For pathological data, we have used directly extracted pictures and binarized and denoised pictures after extraction. The first method can obtain above 95% accuracy easily by using a convolutional neural network, while the second approach is stuck on about 75% accuracy. As for the patch extraction method, I believe there could be some better constraints other than what we have mentioned above. The speed and the rate of successful sampling of pre-set value need to be further improved. Besides, the further annotation of pathological whole slide images could be a help for our method.

For MRI data, in addition to the methods mentioned above, we also try to use the segmentation tumors regions as the input of the neural network. The segmentation network is trained by BraTS2018 challenge. However, we do not use the tumor segmentation information because we do not want to use external datasets. 2D network has also experimented and the results are worse than the 3D network as we can infer.

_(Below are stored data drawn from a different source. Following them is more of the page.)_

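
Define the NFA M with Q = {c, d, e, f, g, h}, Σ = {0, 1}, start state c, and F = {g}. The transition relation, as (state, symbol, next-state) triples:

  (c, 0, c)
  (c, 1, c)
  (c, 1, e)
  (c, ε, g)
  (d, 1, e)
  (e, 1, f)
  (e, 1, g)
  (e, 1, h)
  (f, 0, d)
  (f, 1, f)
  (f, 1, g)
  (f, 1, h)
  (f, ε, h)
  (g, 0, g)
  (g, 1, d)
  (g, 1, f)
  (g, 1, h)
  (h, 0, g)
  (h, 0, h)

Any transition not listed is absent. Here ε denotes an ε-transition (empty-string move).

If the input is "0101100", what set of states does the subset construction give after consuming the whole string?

{c, g, h}

Start: ε-closure({c}) = {c, g}.
Read '0': c→{c}, g→{g}; now {c, g}.
Read '1': c→{c, e}, g→{d, f, h}; union {c, d, e, f, h}; ε-closure = {c, d, e, f, g, h}.
Read '0': c→{c}, d→∅, e→∅, f→{d}, g→{g}, h→{g, h}; now {c, d, g, h}.
Read '1': c→{c, e}, d→{e}, g→{d, f, h}, h→∅; union {c, d, e, f, h}; ε-closure = {c, d, e, f, g, h}.
Read '1': c→{c, e}, d→{e}, e→{f, g, h}, f→{f, g, h}, g→{d, f, h}, h→∅; now {c, d, e, f, g, h}.
Read '0': c→{c}, d→∅, e→∅, f→{d}, g→{g}, h→{g, h}; now {c, d, g, h}.
Read '0': c→{c}, d→∅, g→{g}, h→{g, h}; now {c, g, h}.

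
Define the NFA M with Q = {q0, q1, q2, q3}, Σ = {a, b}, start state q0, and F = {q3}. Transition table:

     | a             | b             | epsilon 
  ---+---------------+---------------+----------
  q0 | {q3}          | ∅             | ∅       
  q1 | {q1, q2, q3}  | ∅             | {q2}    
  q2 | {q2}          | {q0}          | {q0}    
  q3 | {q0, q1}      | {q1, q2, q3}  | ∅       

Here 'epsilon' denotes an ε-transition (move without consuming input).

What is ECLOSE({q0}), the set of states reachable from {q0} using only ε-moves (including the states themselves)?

{q0}

Begin with {q0}.
No ε-moves leave this set, so the closure equals the set itself.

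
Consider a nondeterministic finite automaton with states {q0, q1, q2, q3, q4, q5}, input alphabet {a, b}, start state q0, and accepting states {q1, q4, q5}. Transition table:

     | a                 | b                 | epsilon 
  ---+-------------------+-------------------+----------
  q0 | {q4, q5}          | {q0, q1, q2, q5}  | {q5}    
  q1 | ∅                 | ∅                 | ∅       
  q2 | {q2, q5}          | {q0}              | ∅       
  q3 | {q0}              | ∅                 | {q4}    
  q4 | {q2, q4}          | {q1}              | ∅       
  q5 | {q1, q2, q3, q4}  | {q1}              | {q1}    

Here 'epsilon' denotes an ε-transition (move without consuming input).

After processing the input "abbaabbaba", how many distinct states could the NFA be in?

Start: ε-closure({q0}) = {q0, q1, q5}.
Read 'a': q0→{q4, q5}, q1→∅, q5→{q1, q2, q3, q4}; now {q1, q2, q3, q4, q5}.
Read 'b': q1→∅, q2→{q0}, q3→∅, q4→{q1}, q5→{q1}; union {q0, q1}; ε-closure = {q0, q1, q5}.
Read 'b': q0→{q0, q1, q2, q5}, q1→∅, q5→{q1}; now {q0, q1, q2, q5}.
Read 'a': q0→{q4, q5}, q1→∅, q2→{q2, q5}, q5→{q1, q2, q3, q4}; now {q1, q2, q3, q4, q5}.
Read 'a': q1→∅, q2→{q2, q5}, q3→{q0}, q4→{q2, q4}, q5→{q1, q2, q3, q4}; now {q0, q1, q2, q3, q4, q5}.
Read 'b': q0→{q0, q1, q2, q5}, q1→∅, q2→{q0}, q3→∅, q4→{q1}, q5→{q1}; now {q0, q1, q2, q5}.
Read 'b': q0→{q0, q1, q2, q5}, q1→∅, q2→{q0}, q5→{q1}; now {q0, q1, q2, q5}.
Read 'a': q0→{q4, q5}, q1→∅, q2→{q2, q5}, q5→{q1, q2, q3, q4}; now {q1, q2, q3, q4, q5}.
Read 'b': q1→∅, q2→{q0}, q3→∅, q4→{q1}, q5→{q1}; union {q0, q1}; ε-closure = {q0, q1, q5}.
Read 'a': q0→{q4, q5}, q1→∅, q5→{q1, q2, q3, q4}; now {q1, q2, q3, q4, q5}.
That set has 5 states.

5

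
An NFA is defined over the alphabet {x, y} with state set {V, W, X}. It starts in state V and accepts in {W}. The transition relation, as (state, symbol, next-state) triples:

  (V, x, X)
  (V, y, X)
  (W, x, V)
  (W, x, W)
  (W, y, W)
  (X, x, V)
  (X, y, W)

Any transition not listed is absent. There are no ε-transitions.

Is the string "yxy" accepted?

Start in {V}.
Read 'y': {V} → {X}.
Read 'x': {X} → {V}.
Read 'y': {V} → {X}.
The final set {X} contains no accepting state.

No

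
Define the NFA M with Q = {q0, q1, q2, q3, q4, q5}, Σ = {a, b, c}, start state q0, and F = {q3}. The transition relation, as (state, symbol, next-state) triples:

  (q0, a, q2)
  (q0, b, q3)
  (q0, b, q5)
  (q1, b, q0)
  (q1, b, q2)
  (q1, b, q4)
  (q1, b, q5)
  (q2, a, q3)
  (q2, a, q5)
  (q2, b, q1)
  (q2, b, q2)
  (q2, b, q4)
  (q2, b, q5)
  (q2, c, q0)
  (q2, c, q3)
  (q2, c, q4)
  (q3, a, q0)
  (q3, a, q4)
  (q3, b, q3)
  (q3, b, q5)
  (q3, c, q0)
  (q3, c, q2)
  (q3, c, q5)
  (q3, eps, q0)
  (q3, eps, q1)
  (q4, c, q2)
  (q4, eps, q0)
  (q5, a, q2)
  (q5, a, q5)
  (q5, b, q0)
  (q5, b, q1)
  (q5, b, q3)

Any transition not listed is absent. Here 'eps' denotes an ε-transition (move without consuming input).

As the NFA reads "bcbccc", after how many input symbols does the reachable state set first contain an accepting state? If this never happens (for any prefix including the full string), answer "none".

1

Start in {q0}.
Read 'b': {q0} → {q0, q1, q3, q5}.
None of the earlier sets intersect F, but {q0, q1, q3, q5} does.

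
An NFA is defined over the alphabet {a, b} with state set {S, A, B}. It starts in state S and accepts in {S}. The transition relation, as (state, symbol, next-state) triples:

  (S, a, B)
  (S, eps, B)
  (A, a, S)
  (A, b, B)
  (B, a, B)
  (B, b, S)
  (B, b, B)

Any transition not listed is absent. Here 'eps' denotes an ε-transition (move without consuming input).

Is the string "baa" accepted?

No

Start: ε-closure({S}) = {S, B}.
Read 'b': {S, B} → {S, B}.
Read 'a': {S, B} → {B}.
Read 'a': {B} → {B}.
The final set {B} contains no accepting state.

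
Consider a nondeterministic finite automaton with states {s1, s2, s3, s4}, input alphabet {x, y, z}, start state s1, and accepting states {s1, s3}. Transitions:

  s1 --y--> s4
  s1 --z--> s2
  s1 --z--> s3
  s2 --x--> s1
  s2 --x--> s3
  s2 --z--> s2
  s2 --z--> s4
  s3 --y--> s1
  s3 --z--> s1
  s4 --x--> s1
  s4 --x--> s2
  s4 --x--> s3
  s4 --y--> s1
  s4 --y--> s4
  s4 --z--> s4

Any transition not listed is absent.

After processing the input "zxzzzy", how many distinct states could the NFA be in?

2

Start in {s1}.
Read 'z': {s1} → {s2, s3}.
Read 'x': {s2, s3} → {s1, s3}.
Read 'z': {s1, s3} → {s1, s2, s3}.
Read 'z': {s1, s2, s3} → {s1, s2, s3, s4}.
Read 'z': {s1, s2, s3, s4} → {s1, s2, s3, s4}.
Read 'y': {s1, s2, s3, s4} → {s1, s4}.
That set has 2 states.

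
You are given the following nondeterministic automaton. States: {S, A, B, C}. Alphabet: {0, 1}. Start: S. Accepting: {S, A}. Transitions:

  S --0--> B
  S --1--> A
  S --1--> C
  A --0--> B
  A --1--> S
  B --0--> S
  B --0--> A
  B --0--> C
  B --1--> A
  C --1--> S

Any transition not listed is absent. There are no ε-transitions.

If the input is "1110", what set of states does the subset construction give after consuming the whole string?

{B}

Start in {S}.
Read '1': S→{A, C}; now {A, C}.
Read '1': A→{S}, C→{S}; now {S}.
Read '1': S→{A, C}; now {A, C}.
Read '0': A→{B}, C→∅; now {B}.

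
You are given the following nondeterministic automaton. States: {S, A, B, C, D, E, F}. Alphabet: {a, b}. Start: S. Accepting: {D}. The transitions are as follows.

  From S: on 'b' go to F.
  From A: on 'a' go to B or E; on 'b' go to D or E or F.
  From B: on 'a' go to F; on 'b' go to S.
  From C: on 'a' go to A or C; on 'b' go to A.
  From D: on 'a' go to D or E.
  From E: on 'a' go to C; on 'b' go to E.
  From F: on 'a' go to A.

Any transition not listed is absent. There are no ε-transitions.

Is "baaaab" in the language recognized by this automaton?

Start in {S}.
Read 'b': S→{F}; now {F}.
Read 'a': F→{A}; now {A}.
Read 'a': A→{B, E}; now {B, E}.
Read 'a': B→{F}, E→{C}; now {C, F}.
Read 'a': C→{A, C}, F→{A}; now {A, C}.
Read 'b': A→{D, E, F}, C→{A}; now {A, D, E, F}.
The final set {A, D, E, F} contains the accepting state D.

Yes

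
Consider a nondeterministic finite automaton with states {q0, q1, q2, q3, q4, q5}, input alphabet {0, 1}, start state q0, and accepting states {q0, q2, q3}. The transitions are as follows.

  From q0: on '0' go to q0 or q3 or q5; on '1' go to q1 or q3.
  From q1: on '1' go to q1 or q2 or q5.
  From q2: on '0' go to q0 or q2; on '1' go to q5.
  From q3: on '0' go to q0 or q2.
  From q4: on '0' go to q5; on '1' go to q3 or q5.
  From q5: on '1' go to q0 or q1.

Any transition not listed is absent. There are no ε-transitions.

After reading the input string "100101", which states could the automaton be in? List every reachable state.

Start in {q0}.
Read '1': q0→{q1, q3}; now {q1, q3}.
Read '0': q1→∅, q3→{q0, q2}; now {q0, q2}.
Read '0': q0→{q0, q3, q5}, q2→{q0, q2}; now {q0, q2, q3, q5}.
Read '1': q0→{q1, q3}, q2→{q5}, q3→∅, q5→{q0, q1}; now {q0, q1, q3, q5}.
Read '0': q0→{q0, q3, q5}, q1→∅, q3→{q0, q2}, q5→∅; now {q0, q2, q3, q5}.
Read '1': q0→{q1, q3}, q2→{q5}, q3→∅, q5→{q0, q1}; now {q0, q1, q3, q5}.

{q0, q1, q3, q5}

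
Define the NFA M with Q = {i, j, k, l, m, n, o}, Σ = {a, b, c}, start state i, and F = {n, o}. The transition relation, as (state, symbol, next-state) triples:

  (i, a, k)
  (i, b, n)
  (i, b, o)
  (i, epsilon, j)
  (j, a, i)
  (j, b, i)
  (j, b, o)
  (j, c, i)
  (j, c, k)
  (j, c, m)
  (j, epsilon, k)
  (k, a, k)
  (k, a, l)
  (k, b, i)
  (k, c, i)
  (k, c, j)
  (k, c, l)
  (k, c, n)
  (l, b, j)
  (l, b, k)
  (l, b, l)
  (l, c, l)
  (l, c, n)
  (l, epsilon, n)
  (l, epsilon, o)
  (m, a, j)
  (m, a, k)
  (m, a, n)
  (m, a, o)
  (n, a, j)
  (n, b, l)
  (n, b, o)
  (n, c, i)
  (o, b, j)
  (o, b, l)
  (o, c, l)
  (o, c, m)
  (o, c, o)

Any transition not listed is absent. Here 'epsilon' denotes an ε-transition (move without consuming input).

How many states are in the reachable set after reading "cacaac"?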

Overall, our experiments show the power of the convolutional neural network on the task of glioma classification. Through pathological and MRI data, our model could support the diagnosis and treatment planning of glioma for the pathologists and radiologist. Effective combination of the computer-aided and manual method can improve efficiency of the remedy process.

4 Conclusion

In this paper, we explore the potential of computer-aided method’s ability to the diagnosis and grading of glioma by developing a CNN based ensemble model from pathology and radiology data. Our method achieves first place for astrocytoma, oligodendroglioma, and glioblastoma classification problem from CPM-RadPath-2019. The results suggest that our model could be useful for improving the accuracy of glioma grading. The proposed model could be further developed in the future.